Mulher é julgada novamente por dopar e matar empresário com 36 facadas em Florianópolis
Novo júri para mulher acusada de matar empresário com 36 facadas

Mulher enfrenta novo júri por morte de empresário dopado e esfaqueado em Florianópolis

Nesta quinta-feira (19), Camila Fernanda Franca Pereira voltou ao banco dos réus em Florianópolis para um novo júri popular, sendo acusada de dopar e matar o empresário Gustavo Alberto Sagaz, de 34 anos, seu companheiro na época do crime. A sessão teve início às 9h no Tribunal de Justiça de Santa Catarina, marcando um capítulo crucial em um caso que chocou a região.

Detalhes do crime e nova etapa processual

Conforme a denúncia do Ministério Público, Gustavo Sagaz foi encontrado morto nas dunas da Praia do Moçambique em 29 de agosto de 2023, vítima de 36 facadas. Camila, que foi presa aproximadamente um mês depois no bairro Ingleses, onde residia com a vítima, responde por homicídio triplamente qualificado e ocultação de cadáver.

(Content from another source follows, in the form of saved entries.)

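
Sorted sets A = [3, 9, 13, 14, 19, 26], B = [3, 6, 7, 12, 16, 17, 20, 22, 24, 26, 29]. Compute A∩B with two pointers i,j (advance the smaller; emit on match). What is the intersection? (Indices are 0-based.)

i=0 j=0: 3==3 emit, i++,j++
i=1 j=1: 9>6, j++
i=1 j=2: 9>7, j++
i=1 j=3: 9<12, i++
i=2 j=3: 13>12, j++
i=2 j=4: 13<16, i++
i=3 j=4: 14<16, i++
i=4 j=4: 19>16, j++
i=4 j=5: 19>17, j++
i=4 j=6: 19<20, i++
i=5 j=6: 26>20, j++
i=5 j=7: 26>22, j++
i=5 j=8: 26>24, j++
i=5 j=9: 26==26 emit, i++,j++

intersection = [3, 26]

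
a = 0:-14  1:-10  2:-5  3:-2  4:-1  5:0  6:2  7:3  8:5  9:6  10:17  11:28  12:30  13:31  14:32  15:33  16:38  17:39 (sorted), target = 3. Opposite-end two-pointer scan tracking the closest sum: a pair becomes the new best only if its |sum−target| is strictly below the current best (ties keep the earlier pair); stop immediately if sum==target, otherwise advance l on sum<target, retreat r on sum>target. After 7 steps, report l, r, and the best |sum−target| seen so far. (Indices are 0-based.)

l=0, r=10, best |Δ|=11

l=0 r=17: -14+39=25 d=22 *, r--
l=0 r=16: -14+38=24 d=21 *, r--
l=0 r=15: -14+33=19 d=16 *, r--
l=0 r=14: -14+32=18 d=15 *, r--
l=0 r=13: -14+31=17 d=14 *, r--
l=0 r=12: -14+30=16 d=13 *, r--
l=0 r=11: -14+28=14 d=11 *, r--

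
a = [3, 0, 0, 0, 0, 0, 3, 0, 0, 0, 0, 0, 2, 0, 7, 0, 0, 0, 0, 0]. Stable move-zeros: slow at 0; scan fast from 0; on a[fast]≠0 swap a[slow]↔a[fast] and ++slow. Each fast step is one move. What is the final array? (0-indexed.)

[3, 3, 2, 7, 0, 0, 0, 0, 0, 0, 0, 0, 0, 0, 0, 0, 0, 0, 0, 0]

slow=0 fast=0: a[fast]=3≠0 swap→a[0]=3, slow++,fast++
slow=1 fast=1: a[fast]=0, fast++
slow=1 fast=2: a[fast]=0, fast++
slow=1 fast=3: a[fast]=0, fast++
slow=1 fast=4: a[fast]=0, fast++
slow=1 fast=5: a[fast]=0, fast++
slow=1 fast=6: a[fast]=3≠0 swap→a[1]=3, slow++,fast++
slow=2 fast=7: a[fast]=0, fast++
slow=2 fast=8: a[fast]=0, fast++
slow=2 fast=9: a[fast]=0, fast++
slow=2 fast=10: a[fast]=0, fast++
slow=2 fast=11: a[fast]=0, fast++
slow=2 fast=12: a[fast]=2≠0 swap→a[2]=2, slow++,fast++
slow=3 fast=13: a[fast]=0, fast++
slow=3 fast=14: a[fast]=7≠0 swap→a[3]=7, slow++,fast++
slow=4 fast=15: a[fast]=0, fast++
slow=4 fast=16: a[fast]=0, fast++
slow=4 fast=17: a[fast]=0, fast++
slow=4 fast=18: a[fast]=0, fast++
slow=4 fast=19: a[fast]=0, fast++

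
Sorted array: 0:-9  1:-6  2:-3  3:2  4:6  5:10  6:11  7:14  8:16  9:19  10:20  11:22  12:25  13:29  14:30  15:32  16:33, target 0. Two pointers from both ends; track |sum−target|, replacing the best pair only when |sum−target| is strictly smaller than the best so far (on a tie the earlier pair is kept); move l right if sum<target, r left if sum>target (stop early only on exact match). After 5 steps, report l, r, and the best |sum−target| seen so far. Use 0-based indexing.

[0,16] -9+33=24 d=24 * → r--
[0,15] -9+32=23 d=23 * → r--
[0,14] -9+30=21 d=21 * → r--
[0,13] -9+29=20 d=20 * → r--
[0,12] -9+25=16 d=16 * → r--

l=0, r=11, best |Δ|=16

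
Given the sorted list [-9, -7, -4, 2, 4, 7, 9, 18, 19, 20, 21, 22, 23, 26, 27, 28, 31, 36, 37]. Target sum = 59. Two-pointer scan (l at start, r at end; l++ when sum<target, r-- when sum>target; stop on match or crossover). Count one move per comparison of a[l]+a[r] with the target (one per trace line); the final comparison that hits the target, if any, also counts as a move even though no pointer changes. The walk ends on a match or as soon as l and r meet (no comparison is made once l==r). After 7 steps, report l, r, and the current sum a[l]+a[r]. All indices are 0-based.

l=0 r=18: -9+37=28 <59, l++
l=1 r=18: -7+37=30 <59, l++
l=2 r=18: -4+37=33 <59, l++
l=3 r=18: 2+37=39 <59, l++
l=4 r=18: 4+37=41 <59, l++
l=5 r=18: 7+37=44 <59, l++
l=6 r=18: 9+37=46 <59, l++

l=7, r=18, sum=55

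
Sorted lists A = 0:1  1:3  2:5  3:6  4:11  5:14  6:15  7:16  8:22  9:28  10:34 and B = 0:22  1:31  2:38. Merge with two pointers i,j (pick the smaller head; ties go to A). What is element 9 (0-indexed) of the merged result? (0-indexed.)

merged[9] = 22

[i=0,j=0] A[i]=1<=B[j]=22 take 1 → i++
[i=1,j=0] A[i]=3<=B[j]=22 take 3 → i++
[i=2,j=0] A[i]=5<=B[j]=22 take 5 → i++
[i=3,j=0] A[i]=6<=B[j]=22 take 6 → i++
[i=4,j=0] A[i]=11<=B[j]=22 take 11 → i++
[i=5,j=0] A[i]=14<=B[j]=22 take 14 → i++
[i=6,j=0] A[i]=15<=B[j]=22 take 15 → i++
[i=7,j=0] A[i]=16<=B[j]=22 take 16 → i++
[i=8,j=0] A[i]=22<=B[j]=22 take 22 → i++
[i=9,j=0] A[i]=28>B[j]=22 take 22 → j++
[i=9,j=1] A[i]=28<=B[j]=31 take 28 → i++
[i=10,j=1] A[i]=34>B[j]=31 take 31 → j++
[i=10,j=2] A[i]=34<=B[j]=38 take 34 → i++
[i=11,j=2] A done, take B[j]=38 → j++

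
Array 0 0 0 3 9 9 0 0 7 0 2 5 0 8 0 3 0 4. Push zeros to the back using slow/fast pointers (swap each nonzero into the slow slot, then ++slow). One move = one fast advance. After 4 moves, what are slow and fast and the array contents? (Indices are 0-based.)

slow=1, fast=4, a=[3, 0, 0, 0, 9, 9, 0, 0, 7, 0, 2, 5, 0, 8, 0, 3, 0, 4]

slow=0 fast=0: a[fast]=0, fast++
slow=0 fast=1: a[fast]=0, fast++
slow=0 fast=2: a[fast]=0, fast++
slow=0 fast=3: a[fast]=3≠0 swap→a[0]=3, slow++,fast++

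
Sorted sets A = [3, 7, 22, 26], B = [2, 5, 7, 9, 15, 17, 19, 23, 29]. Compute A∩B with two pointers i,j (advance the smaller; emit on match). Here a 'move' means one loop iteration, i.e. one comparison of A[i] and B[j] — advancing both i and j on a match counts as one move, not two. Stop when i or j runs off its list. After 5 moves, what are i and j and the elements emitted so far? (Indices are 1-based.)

i=3, j=5, emitted=[7]

i=1 j=1: 3>2, j++
i=1 j=2: 3<5, i++
i=2 j=2: 7>5, j++
i=2 j=3: 7==7 emit, i++,j++
i=3 j=4: 22>9, j++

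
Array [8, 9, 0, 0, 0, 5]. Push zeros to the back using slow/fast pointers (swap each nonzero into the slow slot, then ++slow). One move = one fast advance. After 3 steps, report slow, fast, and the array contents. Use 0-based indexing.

slow=2, fast=3, a=[8, 9, 0, 0, 0, 5]

slow=0 fast=0: a[fast]=8≠0 swap→a[0]=8, slow++,fast++
slow=1 fast=1: a[fast]=9≠0 swap→a[1]=9, slow++,fast++
slow=2 fast=2: a[fast]=0, fast++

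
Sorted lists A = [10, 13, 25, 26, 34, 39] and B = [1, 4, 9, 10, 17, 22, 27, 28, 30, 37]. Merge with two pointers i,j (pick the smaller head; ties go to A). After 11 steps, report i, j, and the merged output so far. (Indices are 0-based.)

[i=0,j=0] A[i]=10>B[j]=1 take 1 → j++
[i=0,j=1] A[i]=10>B[j]=4 take 4 → j++
[i=0,j=2] A[i]=10>B[j]=9 take 9 → j++
[i=0,j=3] A[i]=10<=B[j]=10 take 10 → i++
[i=1,j=3] A[i]=13>B[j]=10 take 10 → j++
[i=1,j=4] A[i]=13<=B[j]=17 take 13 → i++
[i=2,j=4] A[i]=25>B[j]=17 take 17 → j++
[i=2,j=5] A[i]=25>B[j]=22 take 22 → j++
[i=2,j=6] A[i]=25<=B[j]=27 take 25 → i++
[i=3,j=6] A[i]=26<=B[j]=27 take 26 → i++
[i=4,j=6] A[i]=34>B[j]=27 take 27 → j++

i=4, j=7, merged so far=[1, 4, 9, 10, 10, 13, 17, 22, 25, 26, 27]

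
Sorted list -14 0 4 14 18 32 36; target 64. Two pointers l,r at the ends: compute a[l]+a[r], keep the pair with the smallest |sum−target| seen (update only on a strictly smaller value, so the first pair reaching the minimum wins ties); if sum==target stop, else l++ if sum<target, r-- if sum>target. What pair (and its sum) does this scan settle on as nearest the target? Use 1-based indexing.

pair (32, 36) with sum 68 (|Δ|=4)

[1,7] -14+36=22 d=42 * → l++
[2,7] 0+36=36 d=28 * → l++
[3,7] 4+36=40 d=24 * → l++
[4,7] 14+36=50 d=14 * → l++
[5,7] 18+36=54 d=10 * → l++
[6,7] 32+36=68 d=4 * → r--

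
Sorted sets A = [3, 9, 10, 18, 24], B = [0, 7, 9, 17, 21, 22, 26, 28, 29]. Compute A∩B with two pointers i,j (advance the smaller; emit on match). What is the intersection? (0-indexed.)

intersection = [9]

[i=0,j=0] 3>0 → j++
[i=0,j=1] 3<7 → i++
[i=1,j=1] 9>7 → j++
[i=1,j=2] 9==9 emit → i++,j++
[i=2,j=3] 10<17 → i++
[i=3,j=3] 18>17 → j++
[i=3,j=4] 18<21 → i++
[i=4,j=4] 24>21 → j++
[i=4,j=5] 24>22 → j++
[i=4,j=6] 24<26 → i++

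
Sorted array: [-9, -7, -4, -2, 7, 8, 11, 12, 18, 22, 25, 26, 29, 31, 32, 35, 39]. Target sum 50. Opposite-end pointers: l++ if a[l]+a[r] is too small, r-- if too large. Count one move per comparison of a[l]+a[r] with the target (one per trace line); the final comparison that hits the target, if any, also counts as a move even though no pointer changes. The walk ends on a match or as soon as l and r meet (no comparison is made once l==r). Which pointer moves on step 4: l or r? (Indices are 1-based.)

l

[1,17] -9+39=30 <50 → l++
[2,17] -7+39=32 <50 → l++
[3,17] -4+39=35 <50 → l++
[4,17] -2+39=37 <50 → l++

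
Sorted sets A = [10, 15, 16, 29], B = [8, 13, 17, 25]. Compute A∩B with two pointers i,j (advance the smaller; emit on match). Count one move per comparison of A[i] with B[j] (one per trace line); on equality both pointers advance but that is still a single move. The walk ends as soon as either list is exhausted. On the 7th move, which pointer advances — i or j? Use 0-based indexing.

j

[i=0,j=0] 10>8 → j++
[i=0,j=1] 10<13 → i++
[i=1,j=1] 15>13 → j++
[i=1,j=2] 15<17 → i++
[i=2,j=2] 16<17 → i++
[i=3,j=2] 29>17 → j++
[i=3,j=3] 29>25 → j++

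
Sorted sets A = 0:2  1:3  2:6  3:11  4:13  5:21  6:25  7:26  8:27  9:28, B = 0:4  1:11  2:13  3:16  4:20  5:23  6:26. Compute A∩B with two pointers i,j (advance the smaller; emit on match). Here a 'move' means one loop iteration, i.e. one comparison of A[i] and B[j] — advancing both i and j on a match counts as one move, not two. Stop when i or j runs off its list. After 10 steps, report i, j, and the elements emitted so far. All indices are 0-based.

[i=0,j=0] 2<4 → i++
[i=1,j=0] 3<4 → i++
[i=2,j=0] 6>4 → j++
[i=2,j=1] 6<11 → i++
[i=3,j=1] 11==11 emit → i++,j++
[i=4,j=2] 13==13 emit → i++,j++
[i=5,j=3] 21>16 → j++
[i=5,j=4] 21>20 → j++
[i=5,j=5] 21<23 → i++
[i=6,j=5] 25>23 → j++

i=6, j=6, emitted=[11, 13]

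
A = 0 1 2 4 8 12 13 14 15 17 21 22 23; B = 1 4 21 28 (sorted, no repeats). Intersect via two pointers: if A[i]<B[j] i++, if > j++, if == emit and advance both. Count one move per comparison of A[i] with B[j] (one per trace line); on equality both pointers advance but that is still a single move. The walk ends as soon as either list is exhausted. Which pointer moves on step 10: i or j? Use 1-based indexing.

i

i=1 j=1: 0<1, i++
i=2 j=1: 1==1 emit, i++,j++
i=3 j=2: 2<4, i++
i=4 j=2: 4==4 emit, i++,j++
i=5 j=3: 8<21, i++
i=6 j=3: 12<21, i++
i=7 j=3: 13<21, i++
i=8 j=3: 14<21, i++
i=9 j=3: 15<21, i++
i=10 j=3: 17<21, i++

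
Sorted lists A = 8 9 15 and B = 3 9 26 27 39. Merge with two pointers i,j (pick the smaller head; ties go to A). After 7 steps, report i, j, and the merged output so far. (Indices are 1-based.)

i=1 j=1: A[i]=8>B[j]=3 take 3, j++
i=1 j=2: A[i]=8<=B[j]=9 take 8, i++
i=2 j=2: A[i]=9<=B[j]=9 take 9, i++
i=3 j=2: A[i]=15>B[j]=9 take 9, j++
i=3 j=3: A[i]=15<=B[j]=26 take 15, i++
i=4 j=3: A done, take B[j]=26, j++
i=4 j=4: A done, take B[j]=27, j++

i=4, j=5, merged so far=[3, 8, 9, 9, 15, 26, 27]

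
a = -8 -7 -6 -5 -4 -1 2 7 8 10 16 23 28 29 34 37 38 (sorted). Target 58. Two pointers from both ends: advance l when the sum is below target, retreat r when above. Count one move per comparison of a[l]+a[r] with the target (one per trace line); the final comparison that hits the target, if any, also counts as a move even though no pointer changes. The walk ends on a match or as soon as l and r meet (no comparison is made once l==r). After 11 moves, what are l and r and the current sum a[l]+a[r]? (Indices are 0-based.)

l=11, r=16, sum=61

l=0 r=16: -8+38=30 <58, l++
l=1 r=16: -7+38=31 <58, l++
l=2 r=16: -6+38=32 <58, l++
l=3 r=16: -5+38=33 <58, l++
l=4 r=16: -4+38=34 <58, l++
l=5 r=16: -1+38=37 <58, l++
l=6 r=16: 2+38=40 <58, l++
l=7 r=16: 7+38=45 <58, l++
l=8 r=16: 8+38=46 <58, l++
l=9 r=16: 10+38=48 <58, l++
l=10 r=16: 16+38=54 <58, l++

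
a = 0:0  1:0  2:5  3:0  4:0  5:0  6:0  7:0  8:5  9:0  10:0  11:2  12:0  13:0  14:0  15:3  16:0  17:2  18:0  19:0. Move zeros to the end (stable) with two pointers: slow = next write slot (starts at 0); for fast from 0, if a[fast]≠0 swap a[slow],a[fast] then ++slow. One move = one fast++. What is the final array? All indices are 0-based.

slow=0 fast=0: a[fast]=0, fast++
slow=0 fast=1: a[fast]=0, fast++
slow=0 fast=2: a[fast]=5≠0 swap→a[0]=5, slow++,fast++
slow=1 fast=3: a[fast]=0, fast++
slow=1 fast=4: a[fast]=0, fast++
slow=1 fast=5: a[fast]=0, fast++
slow=1 fast=6: a[fast]=0, fast++
slow=1 fast=7: a[fast]=0, fast++
slow=1 fast=8: a[fast]=5≠0 swap→a[1]=5, slow++,fast++
slow=2 fast=9: a[fast]=0, fast++
slow=2 fast=10: a[fast]=0, fast++
slow=2 fast=11: a[fast]=2≠0 swap→a[2]=2, slow++,fast++
slow=3 fast=12: a[fast]=0, fast++
slow=3 fast=13: a[fast]=0, fast++
slow=3 fast=14: a[fast]=0, fast++
slow=3 fast=15: a[fast]=3≠0 swap→a[3]=3, slow++,fast++
slow=4 fast=16: a[fast]=0, fast++
slow=4 fast=17: a[fast]=2≠0 swap→a[4]=2, slow++,fast++
slow=5 fast=18: a[fast]=0, fast++
slow=5 fast=19: a[fast]=0, fast++

[5, 5, 2, 3, 2, 0, 0, 0, 0, 0, 0, 0, 0, 0, 0, 0, 0, 0, 0, 0]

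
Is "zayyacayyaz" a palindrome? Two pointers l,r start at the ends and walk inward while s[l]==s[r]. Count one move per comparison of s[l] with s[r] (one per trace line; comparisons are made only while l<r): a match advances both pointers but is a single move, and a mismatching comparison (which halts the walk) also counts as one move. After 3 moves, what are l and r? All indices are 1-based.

l=4, r=8

l=1 r=11: 'z'=='z', l++,r--
l=2 r=10: 'a'=='a', l++,r--
l=3 r=9: 'y'=='y', l++,r--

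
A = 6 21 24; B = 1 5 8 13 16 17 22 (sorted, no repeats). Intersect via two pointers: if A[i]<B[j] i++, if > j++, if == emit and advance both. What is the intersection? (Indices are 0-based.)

i=0 j=0: 6>1, j++
i=0 j=1: 6>5, j++
i=0 j=2: 6<8, i++
i=1 j=2: 21>8, j++
i=1 j=3: 21>13, j++
i=1 j=4: 21>16, j++
i=1 j=5: 21>17, j++
i=1 j=6: 21<22, i++
i=2 j=6: 24>22, j++

intersection = []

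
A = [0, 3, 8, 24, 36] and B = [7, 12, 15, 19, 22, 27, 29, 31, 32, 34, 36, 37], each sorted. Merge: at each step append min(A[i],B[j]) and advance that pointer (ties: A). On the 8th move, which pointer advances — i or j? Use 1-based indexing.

j

i=1 j=1: A[i]=0<=B[j]=7 take 0, i++
i=2 j=1: A[i]=3<=B[j]=7 take 3, i++
i=3 j=1: A[i]=8>B[j]=7 take 7, j++
i=3 j=2: A[i]=8<=B[j]=12 take 8, i++
i=4 j=2: A[i]=24>B[j]=12 take 12, j++
i=4 j=3: A[i]=24>B[j]=15 take 15, j++
i=4 j=4: A[i]=24>B[j]=19 take 19, j++
i=4 j=5: A[i]=24>B[j]=22 take 22, j++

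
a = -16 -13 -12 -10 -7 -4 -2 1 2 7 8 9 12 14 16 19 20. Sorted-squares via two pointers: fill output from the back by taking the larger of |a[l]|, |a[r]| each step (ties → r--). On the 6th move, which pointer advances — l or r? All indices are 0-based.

[0,16] |-16|<=|20| out[16]=400 → r--
[0,15] |-16|<=|19| out[15]=361 → r--
[0,14] |-16|<=|16| out[14]=256 → r--
[0,13] |-16|>|14| out[13]=256 → l++
[1,13] |-13|<=|14| out[12]=196 → r--
[1,12] |-13|>|12| out[11]=169 → l++

l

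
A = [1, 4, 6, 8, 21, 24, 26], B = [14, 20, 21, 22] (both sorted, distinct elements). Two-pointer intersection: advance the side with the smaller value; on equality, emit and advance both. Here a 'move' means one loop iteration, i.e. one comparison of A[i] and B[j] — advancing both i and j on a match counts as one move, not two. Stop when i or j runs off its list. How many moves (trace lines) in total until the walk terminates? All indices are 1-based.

8 moves

i=1 j=1: 1<14, i++
i=2 j=1: 4<14, i++
i=3 j=1: 6<14, i++
i=4 j=1: 8<14, i++
i=5 j=1: 21>14, j++
i=5 j=2: 21>20, j++
i=5 j=3: 21==21 emit, i++,j++
i=6 j=4: 24>22, j++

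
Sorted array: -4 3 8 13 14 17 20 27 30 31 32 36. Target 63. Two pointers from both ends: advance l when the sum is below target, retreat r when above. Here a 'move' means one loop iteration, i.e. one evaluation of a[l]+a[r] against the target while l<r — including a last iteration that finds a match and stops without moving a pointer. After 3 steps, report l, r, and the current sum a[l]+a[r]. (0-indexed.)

l=0 r=11: -4+36=32 <63, l++
l=1 r=11: 3+36=39 <63, l++
l=2 r=11: 8+36=44 <63, l++

l=3, r=11, sum=49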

Ela havia sido absolvida em um primeiro julgamento realizado em 2025, mas a decisão foi posteriormente anulada, levando à realização deste novo júri. A defesa da acusada, ao ser procurada, afirmou que buscará "fazer com que o resultado do julgamento anterior se repita", demonstrando confiança na estratégia legal.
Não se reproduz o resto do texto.